Le droit de pétition – ou droit d’interpellation – a fait un retour en force depuis un peu plus de 20 ans avec des plateformes numériques dédiées, comme Avaaz ou Change.org. Depuis la fin des années 1990, le recueil de pétitions est devenu le premier usage participatif en ligne en volume, mais aujourd’hui, Decidim permet d’aller plus loin. Ce logiciel open source permet de mettre en pratique le droit d’interpellation à toutes les échelles grâce à un module intégré dont la robustesse a été éprouvée par de grandes institutions comme le Sénat et l’Assemblée nationale et, depuis peu, par le Conseil économique, social et environnemental (CESE).

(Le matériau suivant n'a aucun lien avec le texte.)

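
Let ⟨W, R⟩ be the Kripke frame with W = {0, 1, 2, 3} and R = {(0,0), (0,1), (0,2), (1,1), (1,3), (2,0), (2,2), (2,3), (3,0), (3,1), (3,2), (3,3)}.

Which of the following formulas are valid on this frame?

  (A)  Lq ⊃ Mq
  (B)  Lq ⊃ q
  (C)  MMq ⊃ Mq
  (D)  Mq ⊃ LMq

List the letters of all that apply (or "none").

A, B

R is reflexive: each world relates to itself.
R is not transitive: 0 R 1 and 1 R 3 but not 0 R 3.
R is not euclidean: 0 R 1 and 0 R 0 but not 1 R 0.
R is serial: every world has an R-successor.
(A) Lq ⊃ Mq (axiom D) characterises the serial frames. R is serial — valid.
(B) Lq ⊃ q is axiom T, which corresponds to reflexivity. R is reflexive — valid.
(C) MMq ⊃ Mq (the dual of axiom 4) characterises the transitive frames. R is not transitive — not valid.
(D) axiom 5: valid iff R is euclidean. R is not euclidean — not valid.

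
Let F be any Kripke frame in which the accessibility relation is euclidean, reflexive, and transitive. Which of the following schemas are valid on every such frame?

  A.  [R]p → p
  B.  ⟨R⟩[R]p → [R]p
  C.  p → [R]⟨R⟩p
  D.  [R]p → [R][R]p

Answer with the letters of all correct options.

A relation that is euclidean, reflexive, and transitive is also serial and symmetric.
(A) [R]p → p (axiom T) characterises the reflexive frames. Every such R is reflexive — valid.
(B) the dual of axiom 5: valid iff R is euclidean. Every such R is euclidean — valid.
(C) p → [R]⟨R⟩p (axiom B) characterises the symmetric frames. Every such R is symmetric — valid.
(D) [R]p → [R][R]p is axiom 4; it is valid on a frame exactly when R is transitive. Every such R is transitive, so valid.

A, B, C, D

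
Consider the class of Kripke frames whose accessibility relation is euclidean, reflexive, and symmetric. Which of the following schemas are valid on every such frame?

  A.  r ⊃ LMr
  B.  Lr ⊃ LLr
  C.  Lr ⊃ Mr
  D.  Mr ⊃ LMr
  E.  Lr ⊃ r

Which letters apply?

A, B, C, D, E

A relation that is euclidean, reflexive, and symmetric is also serial and transitive.
(A) r ⊃ LMr (axiom B) characterises the symmetric frames. Every such R is symmetric — valid.
(B) Lr ⊃ LLr (axiom 4) characterises the transitive frames. Every such R is transitive — valid.
(C) Lr ⊃ Mr is axiom D, which corresponds to seriality. Every such R is serial — valid.
(D) Mr ⊃ LMr is axiom 5, which corresponds to the euclidean property. Every such R is euclidean — valid.
(E) Lr ⊃ r is axiom T, which corresponds to reflexivity. Every such R is reflexive — valid.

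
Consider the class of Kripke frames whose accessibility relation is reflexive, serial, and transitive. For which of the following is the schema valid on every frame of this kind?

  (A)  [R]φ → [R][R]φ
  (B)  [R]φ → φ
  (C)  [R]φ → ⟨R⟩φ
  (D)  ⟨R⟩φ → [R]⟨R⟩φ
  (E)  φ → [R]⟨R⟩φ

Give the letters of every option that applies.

(A) [R]φ → [R][R]φ is axiom 4; it is valid on a frame exactly when R is transitive. Every such R is transitive, so valid.
(B) [R]φ → φ (axiom T) characterises the reflexive frames. Every such R is reflexive — valid.
(C) [R]φ → ⟨R⟩φ is axiom D, which corresponds to seriality. Every such R is serial — valid.
(D) axiom 5: valid iff R is euclidean. Such an R need not be euclidean — not valid.
(E) axiom B: valid iff R is symmetric. Such an R need not be symmetric — not valid.

A, B, C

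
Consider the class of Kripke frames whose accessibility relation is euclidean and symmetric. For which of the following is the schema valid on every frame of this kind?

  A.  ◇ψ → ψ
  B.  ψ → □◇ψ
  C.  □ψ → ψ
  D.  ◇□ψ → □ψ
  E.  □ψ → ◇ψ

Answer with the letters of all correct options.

A symmetric euclidean relation is transitive (uRv and vRw give vRu by symmetry, then uRw by the euclidean condition, applied at v).
(A) ◇ψ → ψ (the converse of T) corresponds to R being a subset of the identity. Such an R need not be a subset of the identity, so not valid.
(B) ψ → □◇ψ (axiom B) characterises the symmetric frames. Every such R is symmetric — valid.
(C) axiom T: valid iff R is reflexive. Such an R need not be reflexive — not valid.
(D) ◇□ψ → □ψ (the dual of axiom 5) characterises the euclidean frames. Every such R is euclidean — valid.
(E) □ψ → ◇ψ is axiom D; it is valid on a frame exactly when R is serial. Such an R need not be serial, so not valid.

B, D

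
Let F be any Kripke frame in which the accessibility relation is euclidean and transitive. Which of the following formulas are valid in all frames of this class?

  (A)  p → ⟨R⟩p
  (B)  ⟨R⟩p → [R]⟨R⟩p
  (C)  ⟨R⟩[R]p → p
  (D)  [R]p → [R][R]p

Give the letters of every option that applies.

(A) p → ⟨R⟩p is the dual of axiom T, which corresponds to reflexivity. Such an R need not be reflexive — not valid.
(B) ⟨R⟩p → [R]⟨R⟩p is axiom 5; it is valid on a frame exactly when R is euclidean. Every such R is euclidean, so valid.
(C) the dual of axiom B: valid iff R is symmetric. Such an R need not be symmetric — not valid.
(D) axiom 4: valid iff R is transitive. Every such R is transitive — valid.

B, D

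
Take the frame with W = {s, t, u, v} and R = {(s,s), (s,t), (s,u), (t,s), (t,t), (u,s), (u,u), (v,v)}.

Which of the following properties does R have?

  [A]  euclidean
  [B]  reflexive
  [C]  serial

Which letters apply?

B, C

(A) not euclidean: s R t and s R u but not t R u.
(B) reflexive: each world relates to itself.
(C) serial: every world has an R-successor.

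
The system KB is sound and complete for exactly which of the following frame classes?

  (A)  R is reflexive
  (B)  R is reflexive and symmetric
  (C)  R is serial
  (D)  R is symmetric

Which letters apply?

D

(A) this class determines T (= KT), not KB.
(B) this class determines B (= KTB), not KB.
(C) this class determines D, not KB.
(D) KB is sound and complete for exactly this class.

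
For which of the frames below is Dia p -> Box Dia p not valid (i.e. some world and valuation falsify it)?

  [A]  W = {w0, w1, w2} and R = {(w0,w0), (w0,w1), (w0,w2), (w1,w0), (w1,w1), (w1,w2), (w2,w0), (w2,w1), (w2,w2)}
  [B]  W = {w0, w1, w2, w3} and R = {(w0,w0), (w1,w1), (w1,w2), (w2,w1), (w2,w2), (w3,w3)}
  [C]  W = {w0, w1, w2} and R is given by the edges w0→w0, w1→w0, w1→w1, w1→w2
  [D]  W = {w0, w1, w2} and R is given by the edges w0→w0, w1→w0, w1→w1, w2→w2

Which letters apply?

The schema Dia p -> Box Dia p is axiom 5; it is valid on a frame iff R is euclidean.
(A) R is euclidean (any two R-successors of the same world are R-related), so the schema is valid here.
(B) R is euclidean (any two R-successors of the same world are R-related), so the schema is valid here.
(C) R is not euclidean (w1 R w0 and w1 R w1 but not w0 R w1), so the schema fails here.
(D) R is not euclidean (w1 R w0 and w1 R w1 but not w0 R w1), so the schema fails here.

C, D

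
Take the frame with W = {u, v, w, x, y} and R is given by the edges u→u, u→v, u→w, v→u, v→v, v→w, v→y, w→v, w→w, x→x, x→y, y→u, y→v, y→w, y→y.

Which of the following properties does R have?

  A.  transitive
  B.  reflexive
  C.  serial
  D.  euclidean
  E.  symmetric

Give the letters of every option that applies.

B, C

(A) not transitive: u R v and v R y but not u R y.
(B) reflexive: each world relates to itself.
(C) serial: every world has an R-successor.
(D) not euclidean: u R w and u R u but not w R u.
(E) not symmetric: u R w but not w R u.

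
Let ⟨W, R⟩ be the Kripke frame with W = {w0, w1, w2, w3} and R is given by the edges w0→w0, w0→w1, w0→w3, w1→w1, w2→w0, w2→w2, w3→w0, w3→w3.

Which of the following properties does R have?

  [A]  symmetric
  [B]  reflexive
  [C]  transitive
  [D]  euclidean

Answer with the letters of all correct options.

(A) not symmetric: w0 R w1 but not w1 R w0.
(B) reflexive: each world relates to itself.
(C) not transitive: w2 R w0 and w0 R w1 but not w2 R w1.
(D) not euclidean: w0 R w1 and w0 R w0 but not w1 R w0.

B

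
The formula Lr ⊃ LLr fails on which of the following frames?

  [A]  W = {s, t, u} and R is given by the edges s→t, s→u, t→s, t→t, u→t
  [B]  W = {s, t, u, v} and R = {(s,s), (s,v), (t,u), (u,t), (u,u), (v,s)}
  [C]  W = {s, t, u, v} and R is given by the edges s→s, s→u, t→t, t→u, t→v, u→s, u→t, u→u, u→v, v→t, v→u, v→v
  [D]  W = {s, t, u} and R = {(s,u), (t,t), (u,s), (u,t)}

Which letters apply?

A, B, C, D

The schema Lr ⊃ LLr is axiom 4; it is valid on a frame iff R is transitive.
(A) R is not transitive (s R t and t R s but not s R s), so the schema fails here.
(B) R is not transitive (t R u and u R t but not t R t), so the schema fails here.
(C) R is not transitive (s R u and u R t but not s R t), so the schema fails here.
(D) R is not transitive (s R u and u R s but not s R s), so the schema fails here.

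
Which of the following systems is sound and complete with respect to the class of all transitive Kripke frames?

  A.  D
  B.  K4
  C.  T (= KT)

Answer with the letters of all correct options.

B

(A) D is determined by the class of serial frames.
(B) K4 is determined by exactly this class.
(C) T (= KT) is determined by the class of reflexive frames.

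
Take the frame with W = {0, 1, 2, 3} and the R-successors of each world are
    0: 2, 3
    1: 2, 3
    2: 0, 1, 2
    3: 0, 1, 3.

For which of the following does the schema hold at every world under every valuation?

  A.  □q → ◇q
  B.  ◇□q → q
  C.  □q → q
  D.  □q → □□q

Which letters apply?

A, B

R is not reflexive: not 0 R 0.
R is symmetric: every R-edge is matched by its reverse.
R is not transitive: 0 R 2 and 2 R 0 but not 0 R 0.
R is serial: every world has an R-successor.
(A) □q → ◇q is axiom D, which corresponds to seriality. R is serial — valid.
(B) ◇□q → q (the dual of axiom B) characterises the symmetric frames. R is symmetric — valid.
(C) axiom T: valid iff R is reflexive. R is not reflexive — not valid.
(D) axiom 4: valid iff R is transitive. R is not transitive — not valid.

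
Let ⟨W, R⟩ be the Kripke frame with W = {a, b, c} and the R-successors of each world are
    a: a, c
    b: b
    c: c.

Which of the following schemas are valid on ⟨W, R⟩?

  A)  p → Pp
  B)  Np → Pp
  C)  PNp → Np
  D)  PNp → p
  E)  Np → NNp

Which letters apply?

R is reflexive: each world relates to itself.
R is not symmetric: a R c but not c R a.
R is transitive: R is closed under composition.
R is not euclidean: a R c and a R a but not c R a.
R is serial: every world has an R-successor.
(A) p → Pp is the dual of axiom T, which corresponds to reflexivity. R is reflexive — valid.
(B) Np → Pp is axiom D, which corresponds to seriality. R is serial — valid.
(C) PNp → Np is the dual of axiom 5, which corresponds to the euclidean property. R is not euclidean — not valid.
(D) PNp → p is the dual of axiom B, which corresponds to symmetry. R is not symmetric — not valid.
(E) Np → NNp is axiom 4; it is valid on a frame exactly when R is transitive. R is transitive, so valid.

A, B, E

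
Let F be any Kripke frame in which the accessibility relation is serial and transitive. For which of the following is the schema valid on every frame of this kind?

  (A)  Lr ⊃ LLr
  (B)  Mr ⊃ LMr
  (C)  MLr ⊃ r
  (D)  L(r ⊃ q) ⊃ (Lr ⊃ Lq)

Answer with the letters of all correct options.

(A) axiom 4: valid iff R is transitive. Every such R is transitive — valid.
(B) Mr ⊃ LMr is axiom 5, which corresponds to the euclidean property. Such an R need not be euclidean — not valid.
(C) MLr ⊃ r (the dual of axiom B) characterises the symmetric frames. Such an R need not be symmetric — not valid.
(D) L(r ⊃ q) ⊃ (Lr ⊃ Lq) is the K axiom; it holds on all frames — valid.

A, D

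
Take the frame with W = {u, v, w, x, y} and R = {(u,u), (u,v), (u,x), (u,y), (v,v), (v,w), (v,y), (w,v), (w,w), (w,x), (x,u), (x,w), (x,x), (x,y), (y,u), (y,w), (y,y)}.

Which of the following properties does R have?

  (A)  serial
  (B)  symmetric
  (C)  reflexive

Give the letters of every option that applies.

A, C

(A) serial: every world has an R-successor.
(B) not symmetric: u R v but not v R u.
(C) reflexive: each world relates to itself.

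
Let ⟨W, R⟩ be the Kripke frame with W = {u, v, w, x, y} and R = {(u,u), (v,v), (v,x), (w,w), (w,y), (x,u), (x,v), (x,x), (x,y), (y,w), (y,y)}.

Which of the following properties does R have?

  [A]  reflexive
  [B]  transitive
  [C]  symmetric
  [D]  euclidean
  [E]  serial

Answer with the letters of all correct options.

(A) reflexive: each world relates to itself.
(B) not transitive: v R x and x R u but not v R u.
(C) not symmetric: x R u but not u R x.
(D) not euclidean: x R u and x R v but not u R v.
(E) serial: every world has an R-successor.

A, E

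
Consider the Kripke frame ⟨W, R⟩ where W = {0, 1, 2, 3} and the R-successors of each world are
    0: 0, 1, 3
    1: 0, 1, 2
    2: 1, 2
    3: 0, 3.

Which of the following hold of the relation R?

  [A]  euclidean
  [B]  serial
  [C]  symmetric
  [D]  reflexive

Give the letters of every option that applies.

(A) not euclidean: 0 R 1 and 0 R 3 but not 1 R 3.
(B) serial: every world has an R-successor.
(C) symmetric: every R-edge is matched by its reverse.
(D) reflexive: each world relates to itself.

B, C, D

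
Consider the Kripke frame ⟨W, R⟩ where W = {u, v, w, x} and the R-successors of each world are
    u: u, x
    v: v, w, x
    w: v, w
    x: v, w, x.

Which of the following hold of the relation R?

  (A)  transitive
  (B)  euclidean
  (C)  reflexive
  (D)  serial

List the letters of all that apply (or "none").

C, D

(A) not transitive: u R x and x R v but not u R v.
(B) not euclidean: u R x and u R u but not x R u.
(C) reflexive: each world relates to itself.
(D) serial: every world has an R-successor.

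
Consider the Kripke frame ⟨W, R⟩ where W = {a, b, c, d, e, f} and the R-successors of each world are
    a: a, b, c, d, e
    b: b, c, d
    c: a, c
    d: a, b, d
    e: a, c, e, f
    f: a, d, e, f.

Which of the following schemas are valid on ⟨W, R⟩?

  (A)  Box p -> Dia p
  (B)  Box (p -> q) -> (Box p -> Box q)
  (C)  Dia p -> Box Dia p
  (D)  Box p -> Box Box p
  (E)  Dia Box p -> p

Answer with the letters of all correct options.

R is not symmetric: a R b but not b R a.
R is not transitive: a R e and e R f but not a R f.
R is not euclidean: a R b and a R a but not b R a.
R is serial: every world has an R-successor.
(A) Box p -> Dia p is axiom D; it is valid on a frame exactly when R is serial. R is serial, so valid.
(B) Box (p -> q) -> (Box p -> Box q) is the K axiom; it holds on all frames — valid.
(C) Dia p -> Box Dia p (axiom 5) characterises the euclidean frames. R is not euclidean — not valid.
(D) axiom 4: valid iff R is transitive. R is not transitive — not valid.
(E) the dual of axiom B: valid iff R is symmetric. R is not symmetric — not valid.

A, B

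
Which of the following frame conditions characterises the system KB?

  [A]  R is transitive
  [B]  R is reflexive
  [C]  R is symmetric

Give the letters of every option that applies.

C

(A) this class determines K4, not KB.
(B) this class determines T (= KT), not KB.
(C) KB is sound and complete for exactly this class.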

Droit d’interpellation, de quoi parle-t-on ? 

Le droit d’interpellation est un mécanisme politique et/ou institutionnel qui désigne la possibilité de faire valoir une demande ou une revendication à une autorité ou une institution, la plupart du temps à travers un texte, comme la pétition, mais également à travers d’autres types de communications. Ce droit ne suppose pas le devoir de l’autorité ou de l’institution d’y répondre, mais y incite fortement dans une démocratie moderne. En outre, son intérêt réside dans le fait qu’il constitue un cadre permettant une sollicitation des représentés vers les représentants, alors que les démarches participatives classiques sont mises en œuvre par les représentants pour les représentés. Il peut s’exercer à deux niveaux. 

Le premier niveau est institutionnel

Au Parlement, où les parlementaires peuvent interpeller le Gouvernement. Dans ce cadre, l’interpellation est souvent suivie d’un débat et d’un vote. 

Le second niveau est civique

Les citoyens et citoyennes peuvent interpeller les responsables des institutions politiques. Ce dernier cadre, dans un régime démocratique, induit que les responsables s’engagent à répondre à l’interpellation que leur ont adressée les populations, qu’elles soient locales, nationales ou internationales, sous certaines conditions, comme par exemple le nombre de signatures, le plus souvent recueillies dans un délai imparti. A ce titre, ce droit apparaît comme un mécanisme appartenant à la « boîte à outils » de la démocratie directe.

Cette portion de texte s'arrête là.